Load this definition into your tenant and you'll see it working.
{
"definition": {
"$schema": "https://schema.management.azure.com/providers/Microsoft.Logic/schemas/2016-06-01/workflowdefinition.json#",
"actions": {
"Initialize_MyId": {
"inputs": {
"variables": [
{
"name": "MyId",
"type": "string"
}
]
},
"runAfter": {},
"type": "InitializeVariable"
},
"Initialize_New_Payload": {
"inputs": {
"variables": [
{
"name": "New Payload",
"type": "object",
"value": "@if(equals(variables('MyId'), ''), removeProperty(variables('Payload'), 'value'), variables('Payload'))"
}
]
},
"runAfter": {
"Initialize_Payload": [
"Succeeded"
]
},
"type": "InitializeVariable"
},
"Initialize_Payload": {
"inputs": {
"variables": [
{
"name": "Payload",
"type": "object",
"value": {
"id": "1234-5678",
"value": "@{variables('myId')}"
}
}
]
},
"runAfter": {
"Initialize_MyId": [
"Succeeded"
]
},
"type": "InitializeVariable"
}
},
"contentVersion": "1.0.0.0",
"outputs": {},
"parameters": {},
"triggers": {
"Recurrence": {
"evaluatedRecurrence": {
"frequency": "Month",
"interval": 3
},
"recurrence": {
"frequency": "Month",
"interval": 3
},
"type": "Recurrence"
}
}
},
"parameters": {}
}
As a basic example, I have three steps ...

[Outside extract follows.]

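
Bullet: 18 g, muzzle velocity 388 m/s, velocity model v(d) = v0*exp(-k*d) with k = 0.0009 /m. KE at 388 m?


v = v0*exp(-k*d) = 388*exp(-0.0009*388) = 273.638 m/s
E = 0.5*m*v^2 = 0.5*0.018*273.638^2 = 673.9 J

673.9 J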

- Create a variable that stores a value for MyId
- Create a variable of type Object that stores the payload you spoke about in your question.
- Use a condition to remove the value property if the value of MyId is blank.
The specific expression in question is ...
if(equals(variables('MyId'), ''), removeProperty(variables('Payload'), 'value'), variables('Payload'))
Result Blank
Result NOT Blank
CodePudding user response:
I chose to solve this by sending multiple requests, first one for all properties that were already working and then one for each of those "special" properties. I know it will severely hurt the application's performance but as time became more of a concern I went with this anyways.
First, I create an object in the database with a POST request, parse it to JSON with the respective function, get the object id and then perform multiple PUT requests on it depending on which values I have. If my value exists I only add one property to the object and if the value does not exist I don't perform a request at all.